Der namentlich freilich etwas zweifelhafte Titel des Aalkönigs wurde 2003 ins Leben gerufen. Ursprünglich sollte damit die "Aranka", der letzte Aalschokker der Region und Wahrzeichen von Bad Honnef, gerettet werden. Inzwischen, im fünften Jahr, hat der Titel gar schon Tradition. Es dürfe ruhig politisch werden, sagt Spiritus Rector Friedhelm Ost. Nicht so rustikal wie in Passau oder weiland in Vilshofen solle es zugehen. In Bad Honnef soll es das feine Florett sein, mit denen die Aalkönige sich bekämpfen dürfen. Diese Kunst beherrschten bislang alle Monarchen: Wolfgang Clement, Lothar Späth, Konrad Beikircher und Friedrich Merz.

Während die Pressevertreter etwas abgeschieden hoch oben auf der Empore bei pöbelhaftem Kassler Braten mit geschmacksneutralem Erbsen/Möhren-Gemüse und Kartoffelbrei bei schwindender Laune gehalten werden, schlemmen Merz und Steinbrück samt Gemahlinnen am selben Tisch, Aug in Aug, mit lauwarmem Aalragout in ausgehöhlter Cox-Orange und Kalbmedaillons aus Aegidienberg dem Höhepunkt des Abends entgegen. Zwischen den Gängen hat der gestresste Steinbrück, der kommende Monarch, Minuten sichtlicher Langeweile zu überstehen. Dann steigt er endlich empor, Friedrich Merz, immerhin der Mann mit der Vision von der Steuererklärung auf einem Bierdeckel. Merz entscheidet sich nach seiner Vortrags-Pleite bei der Verleihung des "Orden wider den tierischen Ernst" in Aachen im vergangenen Jahr, wo er peinlicherweise des Abschreibens überführt wurde, für eine bildgestützte Lobrede, die es in sich hat. Nur schwerlich könne er sich trennen von seiner Alleinherrschaft. Aber nun, wo das Aalvolk ihn nicht mehr haben wolle, möchte er seinem Thronfolger wichtige Hinweise nicht vorenthalten.

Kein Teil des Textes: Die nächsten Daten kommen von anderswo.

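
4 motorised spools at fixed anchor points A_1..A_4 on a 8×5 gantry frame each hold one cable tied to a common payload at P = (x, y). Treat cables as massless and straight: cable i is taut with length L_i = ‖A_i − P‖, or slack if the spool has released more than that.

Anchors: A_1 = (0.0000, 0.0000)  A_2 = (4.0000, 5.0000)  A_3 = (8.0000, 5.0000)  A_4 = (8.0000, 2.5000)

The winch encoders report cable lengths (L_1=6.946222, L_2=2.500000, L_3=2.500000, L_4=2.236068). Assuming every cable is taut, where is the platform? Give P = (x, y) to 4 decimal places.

(6.0000, 3.5000)

each cable: (A_i−P)·(A_i−P) = L_i²; let c_i = ‖A_i‖²−L_i²
c_1 = 0.0000+0.0000−48.2500 = -48.2500
row 1: -8.0000x − 10.0000y = -83.0000  (c_2=34.7500)
row 2: -16.0000x − 10.0000y = -131.0000  (c_3=82.7500)
row 3: -16.0000x − 5.0000y = -113.5000  (c_4=65.2500)
Cramer on rows 1–2 → x = 6.0000, y = 3.5000
check cable 4: ‖A_4−P‖² = 5.0000 ≈ L_4² = 5.0000 ✓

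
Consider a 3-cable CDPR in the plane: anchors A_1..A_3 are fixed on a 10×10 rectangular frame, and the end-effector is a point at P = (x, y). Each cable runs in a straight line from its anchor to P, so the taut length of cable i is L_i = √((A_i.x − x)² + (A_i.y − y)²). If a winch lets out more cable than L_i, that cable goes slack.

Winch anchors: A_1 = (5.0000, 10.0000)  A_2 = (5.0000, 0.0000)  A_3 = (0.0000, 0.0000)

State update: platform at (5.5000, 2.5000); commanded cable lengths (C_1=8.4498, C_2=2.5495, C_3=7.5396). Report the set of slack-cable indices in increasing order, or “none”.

1, 3

i=1: geometric 7.5166 vs commanded 8.4498 ⇒ slack
i=2: geometric 2.5495 vs commanded 2.5495 ⇒ taut
i=3: geometric 6.0415 vs commanded 7.5396 ⇒ slack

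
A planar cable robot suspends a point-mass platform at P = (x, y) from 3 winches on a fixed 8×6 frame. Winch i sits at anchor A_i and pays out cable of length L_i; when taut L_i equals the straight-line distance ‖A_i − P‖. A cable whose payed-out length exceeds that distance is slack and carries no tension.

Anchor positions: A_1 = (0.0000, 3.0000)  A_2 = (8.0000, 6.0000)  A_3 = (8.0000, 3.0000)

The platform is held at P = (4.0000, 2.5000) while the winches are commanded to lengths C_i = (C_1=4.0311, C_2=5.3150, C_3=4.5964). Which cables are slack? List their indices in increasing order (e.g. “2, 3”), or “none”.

3

cable 1: L_1 = ‖A_1−P‖ = 4.0311;  C_1 = 4.0311 → taut
cable 2: L_2 = ‖A_2−P‖ = 5.3151;  C_2 = 5.3150 → taut
cable 3: L_3 = ‖A_3−P‖ = 4.0311;  C_3 = 4.5964 → slack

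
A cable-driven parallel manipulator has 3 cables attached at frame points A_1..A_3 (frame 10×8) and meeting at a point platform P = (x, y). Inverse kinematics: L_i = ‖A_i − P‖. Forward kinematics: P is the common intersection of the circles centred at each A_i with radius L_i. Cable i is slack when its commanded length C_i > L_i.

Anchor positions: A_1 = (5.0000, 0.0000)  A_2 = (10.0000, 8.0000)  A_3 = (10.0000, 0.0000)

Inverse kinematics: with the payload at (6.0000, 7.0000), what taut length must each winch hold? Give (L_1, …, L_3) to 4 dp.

cable 1: Δx=-1.0000, Δy=-7.0000; L_1 = √(Δx²+Δy²) = 7.0711
cable 2: Δx=4.0000, Δy=1.0000; L_2 = √(Δx²+Δy²) = 4.1231
cable 3: Δx=4.0000, Δy=-7.0000; L_3 = √(Δx²+Δy²) = 8.0623

(7.0711, 4.1231, 8.0623)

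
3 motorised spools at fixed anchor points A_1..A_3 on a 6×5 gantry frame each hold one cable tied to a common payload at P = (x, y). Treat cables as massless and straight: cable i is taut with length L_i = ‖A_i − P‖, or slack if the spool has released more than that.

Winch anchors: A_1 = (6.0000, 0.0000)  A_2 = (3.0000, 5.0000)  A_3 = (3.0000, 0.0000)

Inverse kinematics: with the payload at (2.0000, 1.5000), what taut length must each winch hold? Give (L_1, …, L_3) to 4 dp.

cable 1: Δx=4.0000, Δy=-1.5000; L_1 = √(Δx²+Δy²) = 4.2720
cable 2: Δx=1.0000, Δy=3.5000; L_2 = √(Δx²+Δy²) = 3.6401
cable 3: Δx=1.0000, Δy=-1.5000; L_3 = √(Δx²+Δy²) = 1.8028

(4.2720, 3.6401, 1.8028)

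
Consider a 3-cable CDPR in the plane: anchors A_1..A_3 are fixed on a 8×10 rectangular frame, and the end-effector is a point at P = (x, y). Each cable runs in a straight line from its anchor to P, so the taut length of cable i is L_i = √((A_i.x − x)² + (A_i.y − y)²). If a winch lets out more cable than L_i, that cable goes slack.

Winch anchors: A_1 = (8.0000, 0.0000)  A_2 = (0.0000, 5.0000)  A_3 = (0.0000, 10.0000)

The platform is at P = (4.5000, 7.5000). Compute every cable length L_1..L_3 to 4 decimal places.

(8.2765, 5.1478, 5.1478)

cable 1: Δx=3.5000, Δy=-7.5000; L_1 = √(Δx²+Δy²) = 8.2765
cable 2: Δx=-4.5000, Δy=-2.5000; L_2 = √(Δx²+Δy²) = 5.1478
cable 3: Δx=-4.5000, Δy=2.5000; L_3 = √(Δx²+Δy²) = 5.1478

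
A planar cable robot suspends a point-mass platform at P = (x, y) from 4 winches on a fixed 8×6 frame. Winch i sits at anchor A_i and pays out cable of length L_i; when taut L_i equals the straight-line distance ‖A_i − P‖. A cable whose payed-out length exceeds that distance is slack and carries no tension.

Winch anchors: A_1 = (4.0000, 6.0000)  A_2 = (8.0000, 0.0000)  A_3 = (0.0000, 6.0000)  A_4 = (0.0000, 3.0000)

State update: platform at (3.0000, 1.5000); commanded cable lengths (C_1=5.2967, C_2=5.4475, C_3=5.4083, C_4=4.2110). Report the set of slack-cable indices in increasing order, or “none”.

1, 2, 4

cable 1: L_1 = ‖A_1−P‖ = 4.6098;  C_1 = 5.2967 → slack
cable 2: L_2 = ‖A_2−P‖ = 5.2202;  C_2 = 5.4475 → slack
cable 3: L_3 = ‖A_3−P‖ = 5.4083;  C_3 = 5.4083 → taut
cable 4: L_4 = ‖A_4−P‖ = 3.3541;  C_4 = 4.2110 → slack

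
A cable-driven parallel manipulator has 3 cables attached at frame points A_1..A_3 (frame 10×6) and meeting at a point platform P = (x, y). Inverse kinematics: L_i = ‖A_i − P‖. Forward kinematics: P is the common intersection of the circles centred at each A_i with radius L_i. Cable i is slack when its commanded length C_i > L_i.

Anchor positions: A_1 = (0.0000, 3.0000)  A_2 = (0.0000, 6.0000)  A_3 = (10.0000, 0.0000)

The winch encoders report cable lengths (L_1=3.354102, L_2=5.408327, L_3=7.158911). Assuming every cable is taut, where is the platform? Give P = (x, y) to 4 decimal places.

(3.0000, 1.5000)

each cable: (A_i−P)·(A_i−P) = L_i²; let k_i = ‖A_i‖²−L_i²
k_1 = 0.0000+9.0000−11.2500 = -2.2500
row 1: 0.0000x − 6.0000y = -9.0000  (k_2=6.7500)
row 2: -20.0000x + 6.0000y = -51.0000  (k_3=48.7500)
Cramer on rows 1–2 → x = 3.0000, y = 1.5000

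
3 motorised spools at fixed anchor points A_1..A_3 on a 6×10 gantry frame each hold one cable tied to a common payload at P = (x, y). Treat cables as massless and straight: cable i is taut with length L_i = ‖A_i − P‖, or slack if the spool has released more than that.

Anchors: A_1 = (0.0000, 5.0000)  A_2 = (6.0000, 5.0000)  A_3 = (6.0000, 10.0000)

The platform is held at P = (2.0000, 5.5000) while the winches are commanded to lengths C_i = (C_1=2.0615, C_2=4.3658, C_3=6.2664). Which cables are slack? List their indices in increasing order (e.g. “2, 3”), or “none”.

cable 1: L_1 = ‖A_1−P‖ = 2.0616;  C_1 = 2.0615 → taut
cable 2: L_2 = ‖A_2−P‖ = 4.0311;  C_2 = 4.3658 → slack
cable 3: L_3 = ‖A_3−P‖ = 6.0208;  C_3 = 6.2664 → slack

2, 3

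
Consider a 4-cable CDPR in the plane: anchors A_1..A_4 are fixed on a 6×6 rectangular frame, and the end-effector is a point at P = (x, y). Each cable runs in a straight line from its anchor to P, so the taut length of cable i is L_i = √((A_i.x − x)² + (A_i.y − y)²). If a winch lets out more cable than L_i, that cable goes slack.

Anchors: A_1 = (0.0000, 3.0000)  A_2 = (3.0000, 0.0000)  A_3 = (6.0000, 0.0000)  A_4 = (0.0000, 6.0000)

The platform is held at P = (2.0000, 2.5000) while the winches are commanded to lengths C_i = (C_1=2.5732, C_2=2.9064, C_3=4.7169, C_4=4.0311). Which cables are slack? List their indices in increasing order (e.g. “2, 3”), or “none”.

1, 2

cable 1: √((-2.0000)²+(0.5000)²)=2.0616, C_1=2.5732: slack
cable 2: √((1.0000)²+(-2.5000)²)=2.6926, C_2=2.9064: slack
cable 3: √((4.0000)²+(-2.5000)²)=4.7170, C_3=4.7169: taut
cable 4: √((-2.0000)²+(3.5000)²)=4.0311, C_4=4.0311: taut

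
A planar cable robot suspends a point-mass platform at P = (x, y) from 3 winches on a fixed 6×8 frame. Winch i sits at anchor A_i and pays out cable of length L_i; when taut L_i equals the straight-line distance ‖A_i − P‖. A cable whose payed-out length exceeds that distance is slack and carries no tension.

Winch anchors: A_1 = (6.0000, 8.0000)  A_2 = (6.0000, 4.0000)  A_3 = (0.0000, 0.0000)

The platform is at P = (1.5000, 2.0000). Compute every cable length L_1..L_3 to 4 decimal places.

(7.5000, 4.9244, 2.5000)

L_1 = √((6.0000−1.5000)² + (8.0000−2.0000)²) = 7.5000
L_2 = √((6.0000−1.5000)² + (4.0000−2.0000)²) = 4.9244
L_3 = √((0.0000−1.5000)² + (0.0000−2.0000)²) = 2.5000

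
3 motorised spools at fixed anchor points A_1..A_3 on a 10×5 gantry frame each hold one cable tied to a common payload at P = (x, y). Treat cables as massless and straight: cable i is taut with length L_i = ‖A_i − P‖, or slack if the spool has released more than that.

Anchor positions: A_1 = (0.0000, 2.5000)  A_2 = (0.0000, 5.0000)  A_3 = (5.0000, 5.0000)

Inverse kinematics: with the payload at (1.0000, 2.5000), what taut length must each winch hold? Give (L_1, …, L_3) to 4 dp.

L_1: Δ = A_1−P = (-1.0000, 0.0000) → ‖Δ‖ = √1.0000 = 1.0000
L_2: Δ = A_2−P = (-1.0000, 2.5000) → ‖Δ‖ = √7.2500 = 2.6926
L_3: Δ = A_3−P = (4.0000, 2.5000) → ‖Δ‖ = √22.2500 = 4.7170

(1.0000, 2.6926, 4.7170)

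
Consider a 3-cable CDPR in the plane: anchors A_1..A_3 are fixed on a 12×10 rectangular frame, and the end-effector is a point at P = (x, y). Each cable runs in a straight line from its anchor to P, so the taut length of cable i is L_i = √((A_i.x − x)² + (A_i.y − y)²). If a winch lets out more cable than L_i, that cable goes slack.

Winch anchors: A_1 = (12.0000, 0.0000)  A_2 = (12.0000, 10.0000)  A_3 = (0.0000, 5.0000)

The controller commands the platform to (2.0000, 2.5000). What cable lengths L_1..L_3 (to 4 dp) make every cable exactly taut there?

(10.3078, 12.5000, 3.2016)

L_1 = √((12.0000−2.0000)² + (0.0000−2.5000)²) = 10.3078
L_2 = √((12.0000−2.0000)² + (10.0000−2.5000)²) = 12.5000
L_3 = √((0.0000−2.0000)² + (5.0000−2.5000)²) = 3.2016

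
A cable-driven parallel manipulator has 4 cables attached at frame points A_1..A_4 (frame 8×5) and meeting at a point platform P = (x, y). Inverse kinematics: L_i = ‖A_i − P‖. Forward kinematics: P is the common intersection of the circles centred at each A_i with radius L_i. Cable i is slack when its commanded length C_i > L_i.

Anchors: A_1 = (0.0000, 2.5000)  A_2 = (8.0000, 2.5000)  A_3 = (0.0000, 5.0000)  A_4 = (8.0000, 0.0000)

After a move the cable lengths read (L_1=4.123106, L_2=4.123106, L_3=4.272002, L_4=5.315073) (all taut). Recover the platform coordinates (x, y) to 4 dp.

each cable: (A_i−P)·(A_i−P) = L_i²; let k_i = ‖A_i‖²−L_i²
k_1 = 0.0000+6.2500−17.0000 = -10.7500
row 1: -16.0000x + 0.0000y = -64.0000  (k_2=53.2500)
row 2: 0.0000x − 5.0000y = -17.5000  (k_3=6.7500)
row 3: -16.0000x + 5.0000y = -46.5000  (k_4=35.7500)
Cramer on rows 1–2 → x = 4.0000, y = 3.5000
check cable 4: ‖A_4−P‖² = 28.2500 ≈ L_4² = 28.2500 ✓

(4.0000, 3.5000)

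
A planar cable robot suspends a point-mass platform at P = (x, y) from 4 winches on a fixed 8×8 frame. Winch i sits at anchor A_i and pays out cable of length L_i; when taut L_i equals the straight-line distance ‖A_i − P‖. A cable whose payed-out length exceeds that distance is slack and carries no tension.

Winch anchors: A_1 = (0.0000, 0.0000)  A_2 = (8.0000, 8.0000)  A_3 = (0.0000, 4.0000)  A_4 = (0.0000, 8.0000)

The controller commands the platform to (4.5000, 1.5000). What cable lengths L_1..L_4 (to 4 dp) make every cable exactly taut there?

L_1: Δ = A_1−P = (-4.5000, -1.5000) → ‖Δ‖ = √22.5000 = 4.7434
L_2: Δ = A_2−P = (3.5000, 6.5000) → ‖Δ‖ = √54.5000 = 7.3824
L_3: Δ = A_3−P = (-4.5000, 2.5000) → ‖Δ‖ = √26.5000 = 5.1478
L_4: Δ = A_4−P = (-4.5000, 6.5000) → ‖Δ‖ = √62.5000 = 7.9057

(4.7434, 7.3824, 5.1478, 7.9057)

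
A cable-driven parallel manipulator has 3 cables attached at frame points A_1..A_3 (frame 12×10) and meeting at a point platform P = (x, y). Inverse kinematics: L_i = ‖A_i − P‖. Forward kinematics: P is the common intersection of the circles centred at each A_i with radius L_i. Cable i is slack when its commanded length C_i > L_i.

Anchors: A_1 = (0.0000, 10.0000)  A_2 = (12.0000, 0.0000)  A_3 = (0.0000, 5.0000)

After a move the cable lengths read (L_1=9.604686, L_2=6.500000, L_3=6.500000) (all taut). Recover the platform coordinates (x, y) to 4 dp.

(6.0000, 2.5000)

each cable: (A_i−P)·(A_i−P) = L_i²; let c_i = ‖A_i‖²−L_i²
c_1 = 0.0000+100.0000−92.2500 = 7.7500
row 1: -24.0000x + 20.0000y = -94.0000  (c_2=101.7500)
row 2: 0.0000x + 10.0000y = 25.0000  (c_3=-17.2500)
Cramer on rows 1–2 → x = 6.0000, y = 2.5000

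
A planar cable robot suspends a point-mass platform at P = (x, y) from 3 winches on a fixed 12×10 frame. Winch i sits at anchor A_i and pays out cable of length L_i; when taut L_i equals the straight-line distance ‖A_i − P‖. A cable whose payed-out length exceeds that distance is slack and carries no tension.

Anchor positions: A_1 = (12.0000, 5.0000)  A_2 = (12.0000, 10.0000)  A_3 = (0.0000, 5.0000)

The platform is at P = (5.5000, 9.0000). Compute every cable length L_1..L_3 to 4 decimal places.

(7.6322, 6.5765, 6.8007)

L_1 = √((12.0000−5.5000)² + (5.0000−9.0000)²) = 7.6322
L_2 = √((12.0000−5.5000)² + (10.0000−9.0000)²) = 6.5765
L_3 = √((0.0000−5.5000)² + (5.0000−9.0000)²) = 6.8007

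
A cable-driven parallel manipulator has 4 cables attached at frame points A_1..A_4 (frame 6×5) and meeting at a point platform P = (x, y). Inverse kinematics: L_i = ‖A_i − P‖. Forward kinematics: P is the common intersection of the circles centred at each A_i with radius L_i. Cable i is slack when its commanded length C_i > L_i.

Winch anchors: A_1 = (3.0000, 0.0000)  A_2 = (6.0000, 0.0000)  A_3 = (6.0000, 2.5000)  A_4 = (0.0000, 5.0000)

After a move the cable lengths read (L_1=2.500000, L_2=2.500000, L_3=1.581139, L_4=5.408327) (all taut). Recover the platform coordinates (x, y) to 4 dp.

expand ‖A_i−P‖²=L_i² and subtract eq 1 (k_i ≔ ‖A_i‖²−L_i²)
k_1 = 9.0000+0.0000−6.2500 = 2.7500
eq1−eq2 → [-6.0000  0.0000]·P = -27.0000
eq1−eq3 → [-6.0000  -5.0000]·P = -37.0000
eq1−eq4 → [6.0000  -10.0000]·P = 7.0000
2×2 solve → P = (4.5000, 2.0000)
check cable 4: ‖A_4−P‖² = 29.2500 ≈ L_4² = 29.2500 ✓

(4.5000, 2.0000)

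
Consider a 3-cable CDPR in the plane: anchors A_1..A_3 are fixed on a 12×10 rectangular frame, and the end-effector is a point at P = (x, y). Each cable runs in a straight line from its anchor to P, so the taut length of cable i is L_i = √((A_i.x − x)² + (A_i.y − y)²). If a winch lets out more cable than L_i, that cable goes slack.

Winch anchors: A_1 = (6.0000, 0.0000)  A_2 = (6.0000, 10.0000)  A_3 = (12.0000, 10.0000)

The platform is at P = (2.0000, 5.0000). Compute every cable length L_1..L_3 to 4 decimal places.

(6.4031, 6.4031, 11.1803)

L_1 = √((6.0000−2.0000)² + (0.0000−5.0000)²) = 6.4031
L_2 = √((6.0000−2.0000)² + (10.0000−5.0000)²) = 6.4031
L_3 = √((12.0000−2.0000)² + (10.0000−5.0000)²) = 11.1803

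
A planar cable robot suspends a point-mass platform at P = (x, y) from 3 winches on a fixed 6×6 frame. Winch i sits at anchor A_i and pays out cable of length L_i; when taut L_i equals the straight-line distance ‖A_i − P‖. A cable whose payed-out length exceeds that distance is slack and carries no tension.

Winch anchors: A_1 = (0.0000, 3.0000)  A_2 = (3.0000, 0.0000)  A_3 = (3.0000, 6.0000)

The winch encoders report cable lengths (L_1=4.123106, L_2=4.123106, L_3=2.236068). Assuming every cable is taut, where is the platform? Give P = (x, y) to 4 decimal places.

(4.0000, 4.0000)

each cable: (A_i−P)·(A_i−P) = L_i²; let k_i = ‖A_i‖²−L_i²
k_1 = 0.0000+9.0000−17.0000 = -8.0000
row 1: -6.0000x + 6.0000y = 0.0000  (k_2=-8.0000)
row 2: -6.0000x − 6.0000y = -48.0000  (k_3=40.0000)
Cramer on rows 1–2 → x = 4.0000, y = 4.0000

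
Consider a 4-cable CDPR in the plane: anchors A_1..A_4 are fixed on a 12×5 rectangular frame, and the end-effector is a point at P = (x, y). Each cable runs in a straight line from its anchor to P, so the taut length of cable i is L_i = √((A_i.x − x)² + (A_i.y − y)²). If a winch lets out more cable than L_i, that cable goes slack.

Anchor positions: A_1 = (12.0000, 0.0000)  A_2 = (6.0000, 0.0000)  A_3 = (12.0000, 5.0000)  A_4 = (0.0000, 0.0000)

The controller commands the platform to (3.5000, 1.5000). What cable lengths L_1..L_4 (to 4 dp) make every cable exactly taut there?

L_1: Δ = A_1−P = (8.5000, -1.5000) → ‖Δ‖ = √74.5000 = 8.6313
L_2: Δ = A_2−P = (2.5000, -1.5000) → ‖Δ‖ = √8.5000 = 2.9155
L_3: Δ = A_3−P = (8.5000, 3.5000) → ‖Δ‖ = √84.5000 = 9.1924
L_4: Δ = A_4−P = (-3.5000, -1.5000) → ‖Δ‖ = √14.5000 = 3.8079

(8.6313, 2.9155, 9.1924, 3.8079)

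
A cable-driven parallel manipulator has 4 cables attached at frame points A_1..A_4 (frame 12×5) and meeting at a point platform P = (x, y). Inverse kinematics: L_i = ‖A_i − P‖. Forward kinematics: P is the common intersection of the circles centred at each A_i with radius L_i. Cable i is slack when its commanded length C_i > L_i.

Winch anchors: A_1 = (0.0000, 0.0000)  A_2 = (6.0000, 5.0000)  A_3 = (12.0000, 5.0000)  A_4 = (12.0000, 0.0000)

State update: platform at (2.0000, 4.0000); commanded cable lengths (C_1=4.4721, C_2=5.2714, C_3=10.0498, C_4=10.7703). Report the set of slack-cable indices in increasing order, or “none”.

2

cable 1: L_1 = ‖A_1−P‖ = 4.4721;  C_1 = 4.4721 → taut
cable 2: L_2 = ‖A_2−P‖ = 4.1231;  C_2 = 5.2714 → slack
cable 3: L_3 = ‖A_3−P‖ = 10.0499;  C_3 = 10.0498 → taut
cable 4: L_4 = ‖A_4−P‖ = 10.7703;  C_4 = 10.7703 → taut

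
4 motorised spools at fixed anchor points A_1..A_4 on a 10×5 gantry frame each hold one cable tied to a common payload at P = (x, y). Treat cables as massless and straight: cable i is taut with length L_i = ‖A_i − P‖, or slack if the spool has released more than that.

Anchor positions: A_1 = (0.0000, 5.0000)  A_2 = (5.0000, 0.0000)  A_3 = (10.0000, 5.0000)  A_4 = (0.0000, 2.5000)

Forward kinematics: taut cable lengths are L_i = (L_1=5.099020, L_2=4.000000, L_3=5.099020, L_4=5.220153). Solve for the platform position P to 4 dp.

(5.0000, 4.0000)

circle eqns → linear via eq_j − eq_1; set q_j = A_j·A_j − L_j²
q_1 = 0.0000+25.0000−26.0000 = -1.0000
-10.0000·x + 10.0000·y = q_1−q_2 = -10.0000
-20.0000·x + 0.0000·y = q_1−q_3 = -100.0000
0.0000·x + 5.0000·y = q_1−q_4 = 20.0000
solve first two rows → x=5.0000, y=4.0000
check cable 4: ‖A_4−P‖² = 27.2500 ≈ L_4² = 27.2500 ✓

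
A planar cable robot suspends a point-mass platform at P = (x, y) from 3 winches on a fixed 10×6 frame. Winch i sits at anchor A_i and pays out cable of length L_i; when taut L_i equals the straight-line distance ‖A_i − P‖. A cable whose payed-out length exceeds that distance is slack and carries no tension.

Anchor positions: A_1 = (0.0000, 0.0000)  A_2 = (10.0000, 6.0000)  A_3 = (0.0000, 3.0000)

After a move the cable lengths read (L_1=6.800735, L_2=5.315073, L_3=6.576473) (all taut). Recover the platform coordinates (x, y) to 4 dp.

circle eqns → linear via eq_j − eq_1; set k_j = A_j·A_j − L_j²
k_1 = 0.0000+0.0000−46.2500 = -46.2500
-20.0000·x − 12.0000·y = k_1−k_2 = -154.0000
0.0000·x − 6.0000·y = k_1−k_3 = -12.0000
solve first two rows → x=6.5000, y=2.0000

(6.5000, 2.0000)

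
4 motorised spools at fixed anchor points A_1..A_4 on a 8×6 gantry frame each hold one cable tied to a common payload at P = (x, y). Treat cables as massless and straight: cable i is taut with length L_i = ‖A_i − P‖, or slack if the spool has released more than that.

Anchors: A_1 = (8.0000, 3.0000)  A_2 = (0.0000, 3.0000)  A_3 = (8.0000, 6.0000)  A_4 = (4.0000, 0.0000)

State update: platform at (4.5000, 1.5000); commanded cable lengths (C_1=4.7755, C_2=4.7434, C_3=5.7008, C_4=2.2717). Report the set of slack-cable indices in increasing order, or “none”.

cable 1: L_1 = ‖A_1−P‖ = 3.8079;  C_1 = 4.7755 → slack
cable 2: L_2 = ‖A_2−P‖ = 4.7434;  C_2 = 4.7434 → taut
cable 3: L_3 = ‖A_3−P‖ = 5.7009;  C_3 = 5.7008 → taut
cable 4: L_4 = ‖A_4−P‖ = 1.5811;  C_4 = 2.2717 → slack

1, 4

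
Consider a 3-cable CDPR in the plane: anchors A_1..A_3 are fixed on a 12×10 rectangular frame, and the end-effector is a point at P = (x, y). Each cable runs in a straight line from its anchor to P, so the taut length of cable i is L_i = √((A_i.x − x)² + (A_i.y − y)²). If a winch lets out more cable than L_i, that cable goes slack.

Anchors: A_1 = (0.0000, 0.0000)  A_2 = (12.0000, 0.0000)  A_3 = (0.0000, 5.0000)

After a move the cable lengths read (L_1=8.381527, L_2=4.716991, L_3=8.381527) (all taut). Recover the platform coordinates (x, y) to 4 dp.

each cable: (A_i−P)·(A_i−P) = L_i²; let q_i = ‖A_i‖²−L_i²
q_1 = 0.0000+0.0000−70.2500 = -70.2500
row 1: -24.0000x + 0.0000y = -192.0000  (q_2=121.7500)
row 2: 0.0000x − 10.0000y = -25.0000  (q_3=-45.2500)
Cramer on rows 1–2 → x = 8.0000, y = 2.5000

(8.0000, 2.5000)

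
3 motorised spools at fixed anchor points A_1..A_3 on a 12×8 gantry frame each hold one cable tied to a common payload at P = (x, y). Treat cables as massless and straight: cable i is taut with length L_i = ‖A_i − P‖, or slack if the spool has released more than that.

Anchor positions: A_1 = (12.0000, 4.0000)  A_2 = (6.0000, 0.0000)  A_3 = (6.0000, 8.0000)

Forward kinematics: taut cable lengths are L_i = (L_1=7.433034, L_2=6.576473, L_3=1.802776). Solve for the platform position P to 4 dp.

circle eqns → linear via eq_j − eq_1; set k_j = A_j·A_j − L_j²
k_1 = 144.0000+16.0000−55.2500 = 104.7500
12.0000·x + 8.0000·y = k_1−k_2 = 112.0000
12.0000·x − 8.0000·y = k_1−k_3 = 8.0000
solve first two rows → x=5.0000, y=6.5000

(5.0000, 6.5000)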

Freude über die eigene Dreistigkeit

Er, Peer I., solle bloß nicht auf die Idee kommen, nach seinem Politikerdasein andere Jobs anzunehmen. Hinter sich lässt Merz auf Großbildleinwand ein montiertes Foto einblenden. Auf diesem grinst der kürzlich verabschiedete Edmund Stoiber mit schwarzem Zwirbelbart und betongefestigter Föhnfrisur als eine Mischung aus Salvatore Dalí und Rudolf Mooshammer ohne Daisy. Danach wird Claudia Roth an die Wand projiziert. Ihr Aufzug in leuchtendem Lila und das leicht verschämte, aber doch offenherzige Lächeln bringt er mit einem Gewerbe in Verbindung, das unwillkürlich an die käufliche Liebe erinnern soll. Der Saal raunt vor Verzückung. Die Menschen stehen auf und beklatschen ihren einstigen König aus dem Sauerland, der zurzeit als Anwalt in der freien Wirtschaft recht ordentlich Kohlen verdient. Merz indes erfreut sich offensichtlich an den Ovationen und seiner eigenen Dreistigkeit.